Dehydrating fresh tomatoes and basil is a great way to preserve the harvest for use throughout the year. I like to do both at once, since my dehydrator has enough room, and the house smells amazing!
This post may contain affiliate links – meaning I receive tiny commissions for purchases made through those links at no cost to you. Please read my disclosure policy for more information.
Dehydrating fresh tomatoes and basil
Tomatoes were companion planted with green basil, and now that they are done for the season, I am making room for my fall plantings of kale, chard, carrots and lettuce.
The few Roma tomatoes I had left are sliced and placed in the dehydrator to make a quicker version of sun-dried tomatoes. They are delicious when used in pasta salad, and so much better than store bought!
Yesterday, I priced a small bag of sun-dried tomatoes in the grocery store – $3.99! Yipes!!!
Fresh tomatoes are sliced about 3/8″ thick, and I remove some of the seeds to dry out and save to plant next year. Slices are placed on the dehydrator racks so they are not touching. You want the warm air to flow freely around the slices.
The eight tomatoes that I was dehydrating today took up two of the racks in the dehydrator.
Dehydrating fresh tomatoes will take at least 10 hours at 145 degrees – and maybe longer. About four hours after I started the process, I turned each slice over on the rack.
There’s room for more
Since the dehydrator would be running for at least a day, I wanted to make the most use out of it, so I added two racks of fresh basil
At 145 degrees, the basil will take only about 3 hours to dry out completely, so I keep those racks on the top of the dehydrator, and the tomatoes at the bottom.
It’s old, but it works great!
This old dehydrator is 30 years old this year, and it keeps on going. I used to dry herbs by hanging them on a wooden rack out in the garage – with brown paper bags over the leaves to keep them dry and bug-free – but the dehydrator is SO much better!
In a few hours, the dehydrator does the job in a matter of hours, and the results are so much better too.
After 3 hours, the basil is completely dry.
Meanwhile, the tomatoes are still drying
The tomatoes still need a LOT more drying time, but I usually flip them over at this point.
Also, now that the two racks of basil are done, I can add another two racks of leaves. This will give me enough dried basil to last until next season. I keep the leaves whole, and when I use them, I just crush them in my palms over the dish I am seasoning.

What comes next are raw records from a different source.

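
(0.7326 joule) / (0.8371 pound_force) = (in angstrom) 1.967e+09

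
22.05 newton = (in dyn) 2.205e+06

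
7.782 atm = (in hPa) 7885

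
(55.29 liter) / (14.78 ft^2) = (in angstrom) 4.027e+08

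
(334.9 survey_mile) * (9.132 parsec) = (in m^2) 1.519e+23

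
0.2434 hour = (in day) 0.01014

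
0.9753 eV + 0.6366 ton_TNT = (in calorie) 6.366e+08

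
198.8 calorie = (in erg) 8.318e+09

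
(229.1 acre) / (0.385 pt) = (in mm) 6.826e+12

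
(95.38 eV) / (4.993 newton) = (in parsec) 9.919e-35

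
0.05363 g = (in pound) 0.0001182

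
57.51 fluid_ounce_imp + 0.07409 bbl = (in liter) 13.41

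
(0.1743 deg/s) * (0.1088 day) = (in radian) 28.6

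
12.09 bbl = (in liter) 1922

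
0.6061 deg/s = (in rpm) 0.101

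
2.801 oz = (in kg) 0.07941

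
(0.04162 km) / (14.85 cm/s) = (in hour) 0.07785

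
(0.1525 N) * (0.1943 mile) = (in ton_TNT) 1.14e-08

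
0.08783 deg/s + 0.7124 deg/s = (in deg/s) 0.8002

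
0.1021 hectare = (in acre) 0.2523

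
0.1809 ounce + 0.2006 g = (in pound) 0.01175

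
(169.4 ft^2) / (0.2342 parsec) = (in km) 2.178e-18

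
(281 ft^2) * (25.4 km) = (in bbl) 4.171e+06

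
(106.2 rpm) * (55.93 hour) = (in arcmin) 7.698e+09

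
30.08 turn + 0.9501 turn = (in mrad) 1.95e+05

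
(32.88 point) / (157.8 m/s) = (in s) 7.351e-05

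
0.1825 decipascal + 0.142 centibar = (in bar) 0.00142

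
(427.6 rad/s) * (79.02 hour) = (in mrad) 1.216e+11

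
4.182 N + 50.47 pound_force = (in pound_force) 51.41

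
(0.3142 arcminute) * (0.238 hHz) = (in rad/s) 0.002175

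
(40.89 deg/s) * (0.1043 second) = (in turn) 0.01185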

Dried basil leaves are kept in this decorative glass jar, which has an airtight lid.
When the tomatoes reach a leathery – but not wet – stage, they will be ready for storing. I keep them in a mason jar with a screw-on lid and keep them in the refrigerator.
Throughout the winter, I use the dried tomatoes for pasta salad and for to use in a sun-dried tomato alfredo sauce recipe that I serve with shrimp over penne. YUM!